Também contou com a imprensa para realizar um empreendimento literário: escrever um livro sobre o basquete paulista em 1934. A obra “Coisas do Cestobol” buscava trazer todos os relatos estatísticos, perfis de atletas e fotografias da primeira década do basquete no estado de São Paulo, entre 1923 e 1933.
Ele fez um apelo por meio dos jornais para contar com a cooperação de dirigentes, competidores e adeptos do esporte, conforme a nota divulgada no Correio de São Paulo de 22 de junho de 1934: “Baby Barioni espera que todos os cestobolistas comprehendam o alcance deste trabalho, contando desde já com o auxílio desses mesmos moços”.
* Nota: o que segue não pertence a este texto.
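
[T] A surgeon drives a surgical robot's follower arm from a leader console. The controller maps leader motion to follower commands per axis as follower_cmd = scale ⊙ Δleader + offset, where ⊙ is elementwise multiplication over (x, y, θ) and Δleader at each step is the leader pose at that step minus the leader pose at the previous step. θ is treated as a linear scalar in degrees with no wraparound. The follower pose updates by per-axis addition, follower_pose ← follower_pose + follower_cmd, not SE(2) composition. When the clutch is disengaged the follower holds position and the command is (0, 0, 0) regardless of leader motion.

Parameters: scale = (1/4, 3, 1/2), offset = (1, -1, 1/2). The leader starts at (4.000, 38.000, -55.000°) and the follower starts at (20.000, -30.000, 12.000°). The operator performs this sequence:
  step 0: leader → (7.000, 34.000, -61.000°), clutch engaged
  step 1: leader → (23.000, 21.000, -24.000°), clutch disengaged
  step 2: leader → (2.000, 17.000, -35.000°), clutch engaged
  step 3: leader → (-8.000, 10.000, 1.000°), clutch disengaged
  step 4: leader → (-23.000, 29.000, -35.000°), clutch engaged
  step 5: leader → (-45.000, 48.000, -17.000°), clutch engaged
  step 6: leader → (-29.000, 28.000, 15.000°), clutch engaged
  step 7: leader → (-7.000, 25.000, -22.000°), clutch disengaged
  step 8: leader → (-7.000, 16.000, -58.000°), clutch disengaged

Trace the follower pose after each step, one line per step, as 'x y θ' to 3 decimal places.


21.750 -43.000 9.500
21.750 -43.000 9.500
17.500 -56.000 4.500
17.500 -56.000 4.500
14.750 0.000 -13.000
10.250 56.000 -3.500
15.250 -5.000 13.000
15.250 -5.000 13.000
15.250 -5.000 13.000

step 0: Δleader=(3.000, -4.000, -6.000°), engaged; cmd=(1.750, -13.000, -2.500°) → follower=(21.750, -43.000, 9.500°)
step 1: Δleader=(16.000, -13.000, 37.000°), disengaged; cmd=(0,0,0) → follower holds at (21.750, -43.000, 9.500°)
step 2: Δleader=(-21.000, -4.000, -11.000°), engaged; cmd=(-4.250, -13.000, -5.000°) → follower=(17.500, -56.000, 4.500°)
step 3: Δleader=(-10.000, -7.000, 36.000°), disengaged; cmd=(0,0,0) → follower holds at (17.500, -56.000, 4.500°)
step 4: Δleader=(-15.000, 19.000, -36.000°), engaged; cmd=(-2.750, 56.000, -17.500°) → follower=(14.750, 0.000, -13.000°)
step 5: Δleader=(-22.000, 19.000, 18.000°), engaged; cmd=(-4.500, 56.000, 9.500°) → follower=(10.250, 56.000, -3.500°)
step 6: Δleader=(16.000, -20.000, 32.000°), engaged; cmd=(5.000, -61.000, 16.500°) → follower=(15.250, -5.000, 13.000°)
step 7: Δleader=(22.000, -3.000, -37.000°), disengaged; cmd=(0,0,0) → follower holds at (15.250, -5.000, 13.000°)
step 8: Δleader=(0.000, -9.000, -36.000°), disengaged; cmd=(0,0,0) → follower holds at (15.250, -5.000, 13.000°)


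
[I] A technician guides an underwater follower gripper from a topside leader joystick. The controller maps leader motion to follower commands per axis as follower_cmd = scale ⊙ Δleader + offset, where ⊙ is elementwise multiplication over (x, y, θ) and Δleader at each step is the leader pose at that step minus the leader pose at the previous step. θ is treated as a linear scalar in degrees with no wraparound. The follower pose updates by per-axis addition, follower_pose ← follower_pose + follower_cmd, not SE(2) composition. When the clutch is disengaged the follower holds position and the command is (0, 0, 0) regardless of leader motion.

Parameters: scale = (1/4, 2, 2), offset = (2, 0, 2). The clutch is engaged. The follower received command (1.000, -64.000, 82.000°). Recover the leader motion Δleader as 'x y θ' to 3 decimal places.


axis x: (1.000 − 2) / (1/4) = -4.000
axis y: (-64.000 − 0) / (2) = -32.000
axis θ: (82.000 − 2) / (2) = 40.000

-4.000 -32.000 40.000


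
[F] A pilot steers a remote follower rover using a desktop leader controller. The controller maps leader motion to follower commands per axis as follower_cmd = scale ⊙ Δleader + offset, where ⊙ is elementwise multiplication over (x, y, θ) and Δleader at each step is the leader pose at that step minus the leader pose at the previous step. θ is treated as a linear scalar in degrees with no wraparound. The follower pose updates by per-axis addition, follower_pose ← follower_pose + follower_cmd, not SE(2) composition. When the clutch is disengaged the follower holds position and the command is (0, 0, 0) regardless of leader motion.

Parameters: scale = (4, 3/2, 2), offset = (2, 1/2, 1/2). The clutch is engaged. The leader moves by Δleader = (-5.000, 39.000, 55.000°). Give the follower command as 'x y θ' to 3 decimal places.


-18.000 59.000 110.500

axis x: 4·-5.000 + 2 = -18.000
axis y: 3/2·39.000 + 1/2 = 59.000
axis θ: 2·55.000 + 1/2 = 110.500


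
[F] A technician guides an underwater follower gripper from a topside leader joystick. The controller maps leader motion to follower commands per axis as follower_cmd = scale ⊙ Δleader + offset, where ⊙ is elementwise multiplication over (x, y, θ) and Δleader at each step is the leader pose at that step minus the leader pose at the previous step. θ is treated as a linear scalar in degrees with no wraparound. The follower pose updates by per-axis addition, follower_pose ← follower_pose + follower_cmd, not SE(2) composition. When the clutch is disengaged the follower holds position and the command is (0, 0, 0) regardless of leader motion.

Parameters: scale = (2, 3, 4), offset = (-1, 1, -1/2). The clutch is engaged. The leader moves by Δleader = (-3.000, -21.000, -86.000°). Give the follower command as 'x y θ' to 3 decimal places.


-7.000 -62.000 -344.500

axis x: 2·-3.000 + -1 = -7.000
axis y: 3·-21.000 + 1 = -62.000
axis θ: 4·-86.000 + -1/2 = -344.500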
Curiosamente, sua última grande cobertura jornalística, por assim dizer, foi longe das arenas esportivas e dentro das trincheiras, atuando como correspondente de guerra do jornal A Gazeta durante a Revolução Constitucionalista de 1932. O evento histórico também pôs um ponto final na sua carreira de atleta amador. A partir dali, ele resolveu colocar em prática um sonho antigo: promover modalidades esportivas em diferentes regiões do país. O caminho que levaria a criação dos Jogos Abertos do Interior finalmente foi traçado.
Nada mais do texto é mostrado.